Vender mais para quem já é cliente. Mais volume, um módulo adicional, um serviço complementar. Em negócio empresarial, é quase sempre mais barato que conquistar cliente novo — e é o caminho que sustenta crescimento sem aumentar proporcionalmente o gasto de aquisição.

A ordem em que essas alavancas costumam render: primeiro retenção, depois expansão, por último preço. As duas primeiras aumentam o LTV sem aumentar o risco de perder o cliente; a terceira aumenta o número e pode reduzir o tempo — e o efeito líquido só aparece meses depois.

Perguntas frequentes

O que é LTV?

LTV é a sigla de lifetime value: quanto um cliente deixa para a empresa ao longo de toda a relação, do primeiro pagamento ao último. Se ele gera R$ 200 de margem por mês e fica em média 20 meses, o LTV é de R$ 4.000. Serve principalmente para responder quanto se pode gastar para conquistar um cliente sem sair no prejuízo.

Como calcular o LTV?

Em negócio recorrente: margem por período multiplicada pelo tempo médio de permanência. Em compra avulsa: ticket médio × margem × compras por ano × anos de relação. Os dois únicos números que entram são quanto sobra por período e por quanto tempo — e cada um deles é fonte de um erro que infla o resultado.

O LTV usa a receita ou a margem do cliente?

A margem. Um cliente que paga R$ 500 por mês não deixa R$ 500 — deixa o que sobra depois do custo de atendê-lo, incluindo suporte, entrega, taxa de pagamento e infraestrutura proporcional. Com margem de 40%, o LTV calculado sobre receita fica duas vezes e meia maior que o real, e a decisão de quanto investir em aquisição sai completamente diferente.

Como saber quanto tempo o cliente fica?

Não se estima, deriva-se do churn: tempo médio de permanência = 1 ÷ taxa de churn do período. Perdendo 5% dos clientes por mês, o tempo médio é 20 meses; com 3%, são 33 meses. Uma empresa que perde 5% ao mês e supunha três anos de permanência estava inflando o LTV em 80%.

Por que meu LTV pode estar inflado?

Por dois erros que costumam aparecer juntos: usar receita em vez de margem, e chutar o tempo de permanência em vez de derivá-lo do churn. Os desvios se multiplicam — margem de 40% ignorada e permanência inflada em 80% produzem um LTV quatro vezes e meia maior que a realidade, e é assim que uma empresa conclui que pode gastar muito mais do que pode para adquirir.

Como aumentar o LTV?

Só existem três alavancas: fazer o cliente ficar mais tempo, aumentar a margem, ou vender mais para quem já é cliente. A ordem que costuma render é retenção, expansão e por último preço — as duas primeiras aumentam o LTV sem elevar o risco de perder o cliente. Reduzir o churn de 5% para 4% ao mês já estica a permanência de 20 para 25 meses.

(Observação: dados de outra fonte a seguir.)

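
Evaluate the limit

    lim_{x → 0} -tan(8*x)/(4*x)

-2

Substitution gives 0/0.
Since tan(u)/u → 1 as u → 0, tan(8x)/(8x) → 1 and the limit is 8/(-4) = -2.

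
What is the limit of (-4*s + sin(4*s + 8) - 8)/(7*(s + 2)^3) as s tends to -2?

-32/21

Direct substitution gives 0/0.
Apply L'Hôpital: lim (4*cos(4*s + 8) - 4)/(21*(s + 2)^2), still 0/0.
Apply L'Hôpital: lim (-16*sin(4*s + 8))/(42*s + 84), still 0/0.
After 3 applications of L'Hôpital's rule the quotient is (-64*cos(4*s + 8))/(42); substituting s = -2 gives -32/21.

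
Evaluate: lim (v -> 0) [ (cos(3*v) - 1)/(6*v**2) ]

Direct substitution gives 0/0.
Apply L'Hôpital: lim (-3*sin(3*v))/(12*v), still 0/0.
After 2 applications of L'Hôpital's rule the quotient is (-9*cos(3*v))/(12); substituting v = 0 gives -3/4.

-3/4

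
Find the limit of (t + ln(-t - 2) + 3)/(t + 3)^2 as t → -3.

Direct substitution gives 0/0.
Apply L'Hôpital: lim (1 - 1/(-t - 2))/(2*t + 6), still 0/0.
After 2 applications of L'Hôpital's rule the quotient is (-1/(-t - 2)^2)/(2); substituting t = -3 gives -1/2.

-1/2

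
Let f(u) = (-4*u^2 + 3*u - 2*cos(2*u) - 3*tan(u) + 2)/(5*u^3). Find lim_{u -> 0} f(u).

-1/5

Substitution gives 0/0; apply L'Hôpital's rule 3 times.
After differentiating numerator and denominator 3 times the quotient is (-16*sin(2*u) - 18*tan(u)^4 - 24*tan(u)^2 - 6)/(30); at u = 0 this is -1/5.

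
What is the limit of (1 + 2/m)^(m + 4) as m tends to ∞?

Write it as [(1 + 2/m)^m]^(1) · (1 + 2/m)^(4). The bracketed term tends to e^(2) and the second factor to 1, so the limit is e^(2).

e^(2)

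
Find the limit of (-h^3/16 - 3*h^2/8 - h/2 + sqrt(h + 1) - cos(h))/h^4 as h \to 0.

-31/384

Substitution gives 0/0 (the numerator vanishes to order 4).
Expand each term to order h^4: the coefficient of h^4 in −cos(h) is -1/24 and in √(1 + h) is -5/128.
Lower-order terms cancel with the polynomial part, so the numerator is (-31/384)·h^4 + o(h^4), and the limit is (-31/384)/(1) = -31/384.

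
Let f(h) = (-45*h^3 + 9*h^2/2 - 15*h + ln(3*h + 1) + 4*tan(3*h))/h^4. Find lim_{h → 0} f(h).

-81/4

Substitution gives 0/0 (the numerator vanishes to order 4).
Expand each term to order h^4: the coefficient of h^4 in ln(1 + 3h) is -81/4 and in 4·tan(3h) is 0.
Lower-order terms cancel with the polynomial part, so the numerator is (-81/4)·h^4 + o(h^4), and the limit is (-81/4)/(1) = -81/4.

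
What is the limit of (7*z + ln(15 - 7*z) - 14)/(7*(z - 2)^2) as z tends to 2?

Direct substitution gives 0/0.
Apply L'Hôpital: lim (7 - 7/(15 - 7*z))/(14*z - 28), still 0/0.
After 2 applications of L'Hôpital's rule the quotient is (-49/(15 - 7*z)^2)/(14); substituting z = 2 gives -7/2.

-7/2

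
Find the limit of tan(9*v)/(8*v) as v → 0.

Substitution gives 0/0.
Since tan(u)/u → 1 as u → 0, tan(9v)/(9v) → 1 and the limit is 9/8.

9/8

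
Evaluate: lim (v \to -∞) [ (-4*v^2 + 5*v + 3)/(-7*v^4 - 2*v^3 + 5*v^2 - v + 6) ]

0

The denominator has degree 4 and the numerator degree 2. Dividing numerator and denominator by v^4 sends every term to 0 except the leading denominator term, so the limit is 0.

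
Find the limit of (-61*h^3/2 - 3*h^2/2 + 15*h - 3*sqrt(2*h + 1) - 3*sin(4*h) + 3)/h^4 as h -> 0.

15/8

Substitution gives 0/0 (the numerator vanishes to order 4).
Expand each term to order h^4: the coefficient of h^4 in -3·√(1 + 2h) is 15/8 and in -3·sin(4h) is 0.
Lower-order terms cancel with the polynomial part, so the numerator is (15/8)·h^4 + o(h^4), and the limit is (15/8)/(1) = 15/8.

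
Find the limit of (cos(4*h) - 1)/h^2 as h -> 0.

Direct substitution gives 0/0.
Apply L'Hôpital: lim (-4*sin(4*h))/(2*h), still 0/0.
After 2 applications of L'Hôpital's rule the quotient is (-16*cos(4*h))/(2); substituting h = 0 gives -8.

-8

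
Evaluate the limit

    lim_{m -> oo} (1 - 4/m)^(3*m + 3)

The base → 1 and the exponent → ∞: a 1^∞ form.
Take logarithms: (3m + 3)·ln(1 - 4/m). Since ln(1+u) ~ u for small u, this behaves like (3m)·(-4/m) → -12.
So the limit is e^(-12).

e^(-12)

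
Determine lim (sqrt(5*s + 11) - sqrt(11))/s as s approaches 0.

5*√(11)/22

A 0/0 form; rationalise with √(11 + 5s) + √11. This collapses the numerator to 5s, leaving 5/(√(11 + 5s) + √11) → 5/(2√11) = 5*√(11)/22.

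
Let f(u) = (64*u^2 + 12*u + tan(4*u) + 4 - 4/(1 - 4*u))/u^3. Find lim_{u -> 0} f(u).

Substitution gives 0/0; apply L'Hôpital's rule 3 times.
After differentiating numerator and denominator 3 times the quotient is (384*tan(4*u)^2/cos(4*u)^2 + 128/cos(4*u)^2 - 1536/(4*u - 1)^4)/(6); at u = 0 this is -704/3.

-704/3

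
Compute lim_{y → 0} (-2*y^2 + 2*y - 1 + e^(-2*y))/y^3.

Direct substitution gives 0/0.
Apply L'Hôpital: lim (-4*y + 2 - 2*e^(-2*y))/(3*y^2), still 0/0.
Apply L'Hôpital: lim (-4 + 4*e^(-2*y))/(6*y), still 0/0.
After 3 applications of L'Hôpital's rule the quotient is (-8*e^(-2*y))/(6); substituting y = 0 gives -4/3.

-4/3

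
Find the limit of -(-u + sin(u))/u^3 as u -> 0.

Direct substitution gives 0/0.
Apply L'Hôpital: lim (cos(u) - 1)/(-3*u^2), still 0/0.
Apply L'Hôpital: lim (-sin(u))/(-6*u), still 0/0.
After 3 applications of L'Hôpital's rule the quotient is (-cos(u))/(-6); substituting u = 0 gives 1/6.

1/6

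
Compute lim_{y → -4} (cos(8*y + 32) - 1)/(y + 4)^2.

Direct substitution gives 0/0.
Apply L'Hôpital: lim (-8*sin(8*y + 32))/(2*y + 8), still 0/0.
After 2 applications of L'Hôpital's rule the quotient is (-64*cos(8*y + 32))/(2); substituting y = -4 gives -32.

-32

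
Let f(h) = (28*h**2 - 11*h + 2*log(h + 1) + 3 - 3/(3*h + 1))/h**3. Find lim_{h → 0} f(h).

Substitution gives 0/0; apply L'Hôpital's rule 3 times.
After differentiating numerator and denominator 3 times the quotient is (486/(3*h + 1)^4 + 4/(h + 1)^3)/(6); at h = 0 this is 245/3.

245/3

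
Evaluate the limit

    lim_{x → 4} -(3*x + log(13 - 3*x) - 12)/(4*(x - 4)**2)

Direct substitution gives 0/0.
Apply L'Hôpital: lim (3 - 3/(13 - 3*x))/(32 - 8*x), still 0/0.
After 2 applications of L'Hôpital's rule the quotient is (-9/(13 - 3*x)^2)/(-8); substituting x = 4 gives 9/8.

9/8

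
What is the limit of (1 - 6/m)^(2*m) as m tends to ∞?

e^(-12)

Write it as [(1 - 6/m)^m]^(2) · (1 - 6/m)^(0). The bracketed term tends to e^(-6) and the second factor to 1, so the limit is e^(-12).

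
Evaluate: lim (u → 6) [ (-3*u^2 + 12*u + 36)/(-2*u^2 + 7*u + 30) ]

24/17

Direct substitution gives 0/0, so factor. Both numerator and denominator have (u - 6) as a factor.
After cancelling, the expression reduces to (-3*u - 6)/(-2*u - 5).
Substituting u = 6 gives 24/17.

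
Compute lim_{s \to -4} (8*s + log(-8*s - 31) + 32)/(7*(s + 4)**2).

Direct substitution gives 0/0.
Apply L'Hôpital: lim (8 - 8/(-8*s - 31))/(14*s + 56), still 0/0.
After 2 applications of L'Hôpital's rule the quotient is (-64/(-8*s - 31)^2)/(14); substituting s = -4 gives -32/7.

-32/7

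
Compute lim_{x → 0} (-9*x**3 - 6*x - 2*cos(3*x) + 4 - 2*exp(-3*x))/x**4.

-27/2

Substitution gives 0/0 (the numerator vanishes to order 4).
Expand each term to order x^4: the coefficient of x^4 in -2·e^(-3x) is -27/4 and in -2·cos(3x) is -27/4.
Lower-order terms cancel with the polynomial part, so the numerator is (-27/2)·x^4 + o(x^4), and the limit is (-27/2)/(1) = -27/2.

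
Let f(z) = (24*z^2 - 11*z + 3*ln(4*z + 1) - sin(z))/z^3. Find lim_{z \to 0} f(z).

385/6

Substitution gives 0/0 (the numerator vanishes to order 3).
Expand each term to order z^3: the coefficient of z^3 in −sin(z) is 1/6 and in 3·ln(1 + 4z) is 64.
Lower-order terms cancel with the polynomial part, so the numerator is (385/6)·z^3 + o(z^3), and the limit is (385/6)/(1) = 385/6.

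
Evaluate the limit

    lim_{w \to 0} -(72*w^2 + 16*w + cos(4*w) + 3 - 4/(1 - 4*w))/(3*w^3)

Substitution gives 0/0; apply L'Hôpital's rule 3 times.
After differentiating numerator and denominator 3 times the quotient is (64*sin(4*w) - 1536/(4*w - 1)^4)/(-18); at w = 0 this is 256/3.

256/3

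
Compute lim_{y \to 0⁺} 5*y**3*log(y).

0

This is a 0·(−∞) form. Rewrite as 5·ln(y) / y^(−3) and apply L'Hôpital:
the derivative quotient is 5·(1/y) / (−3·y^(−4)) = (-5/3)·y^3 → 0.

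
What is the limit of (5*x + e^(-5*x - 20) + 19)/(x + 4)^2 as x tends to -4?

Direct substitution gives 0/0.
Apply L'Hôpital: lim (5 - 5*e^(-5*x - 20))/(2*x + 8), still 0/0.
After 2 applications of L'Hôpital's rule the quotient is (25*e^(-5*x - 20))/(2); substituting x = -4 gives 25/2.

25/2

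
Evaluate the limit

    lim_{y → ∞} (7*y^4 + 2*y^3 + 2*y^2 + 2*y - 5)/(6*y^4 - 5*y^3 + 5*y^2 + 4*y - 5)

Numerator and denominator both have degree 4.
Dividing every term by y^4, all lower-order terms vanish and the limit is the ratio of leading coefficients, 7/(6) = 7/6.

7/6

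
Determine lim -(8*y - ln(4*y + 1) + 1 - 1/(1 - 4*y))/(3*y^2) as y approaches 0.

Substitution gives 0/0; apply L'Hôpital's rule 2 times.
After differentiating numerator and denominator 2 times the quotient is (16/(4*y + 1)^2 + 32/(4*y - 1)^3)/(-6); at y = 0 this is 8/3.

8/3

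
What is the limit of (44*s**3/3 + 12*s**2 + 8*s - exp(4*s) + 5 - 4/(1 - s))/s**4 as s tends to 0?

-44/3

Substitution gives 0/0; apply L'Hôpital's rule 4 times.
After differentiating numerator and denominator 4 times the quotient is (-256*e^(4*s) + 96/(s - 1)^5)/(24); at s = 0 this is -44/3.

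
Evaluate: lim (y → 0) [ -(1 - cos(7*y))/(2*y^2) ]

Substitution gives 0/0.
Use (1 − cos u)/u² → 1/2 with u = 7y: the limit is 7²/(2·(-2)) = -49/4.

-49/4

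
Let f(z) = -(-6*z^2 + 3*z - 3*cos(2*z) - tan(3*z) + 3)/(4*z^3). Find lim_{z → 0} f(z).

Substitution gives 0/0 (the numerator vanishes to order 3).
Expand each term to order z^3: the coefficient of z^3 in −tan(3z) is -9 and in -3·cos(2z) is 0.
Lower-order terms cancel with the polynomial part, so the numerator is (-9)·z^3 + o(z^3), and the limit is (-9)/(-4) = 9/4.

9/4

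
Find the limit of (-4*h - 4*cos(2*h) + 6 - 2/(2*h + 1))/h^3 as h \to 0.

Substitution gives 0/0; apply L'Hôpital's rule 3 times.
After differentiating numerator and denominator 3 times the quotient is (-32*sin(2*h) + 96/(2*h + 1)^4)/(6); at h = 0 this is 16.

16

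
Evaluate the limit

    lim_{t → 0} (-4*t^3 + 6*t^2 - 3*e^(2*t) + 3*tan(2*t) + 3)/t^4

-2

Substitution gives 0/0 (the numerator vanishes to order 4).
Expand each term to order t^4: the coefficient of t^4 in -3·e^(2t) is -2 and in 3·tan(2t) is 0.
Lower-order terms cancel with the polynomial part, so the numerator is (-2)·t^4 + o(t^4), and the limit is (-2)/(1) = -2.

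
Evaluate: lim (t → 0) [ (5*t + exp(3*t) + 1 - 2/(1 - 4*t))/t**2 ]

Substitution gives 0/0; apply L'Hôpital's rule 2 times.
After differentiating numerator and denominator 2 times the quotient is (9*e^(3*t) + 64/(4*t - 1)^3)/(2); at t = 0 this is -55/2.

-55/2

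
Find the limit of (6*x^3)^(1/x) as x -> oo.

Base → ∞ and exponent → 0: an ∞^0 form.
Take logs: (1/x)·ln(6·x^3) = (ln 6 + 3·ln x)/x → 0.
So the limit is e^0 = 1.

1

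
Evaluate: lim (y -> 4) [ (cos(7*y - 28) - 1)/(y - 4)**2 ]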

Devo calcular um LTV só para a empresa toda?

Um LTV único descreve um cliente que talvez não exista. Vale quebrar por canal de origem — cliente de indicação costuma ficar mais que cliente de promoção agressiva — e por safra de entrada, agrupando quem chegou no mesmo mês e acompanhando quantos permanecem. Esse segundo recorte mostra se o produto está melhorando, mesmo antes de o número global mudar.

Qual a diferença entre LTV e ticket médio?

O ticket médio mede uma compra; o LTV mede a relação inteira. Um cliente com ticket baixo que compra todo mês por dois anos vale mais que um de ticket alto que compra uma vez e some. Por isso decisões de aquisição se tomam pelo LTV — o ticket sozinho não diz se o cliente compensa o custo de tê-lo conquistado.

O resumo

LTV é quanto um cliente deixa ao longo de toda a relação, e serve para responder quanto você pode gastar para conquistá-lo.

Como ele projeta o futuro em vez de medir o passado, o cuidado está inteiro nos dois números que o compõem: use margem, não receita, e derive o tempo de permanência do seu churn em vez de estimá-lo. Feito assim, ele costuma ficar bem menor do que a primeira versão — e é aí que passa a servir para decidir.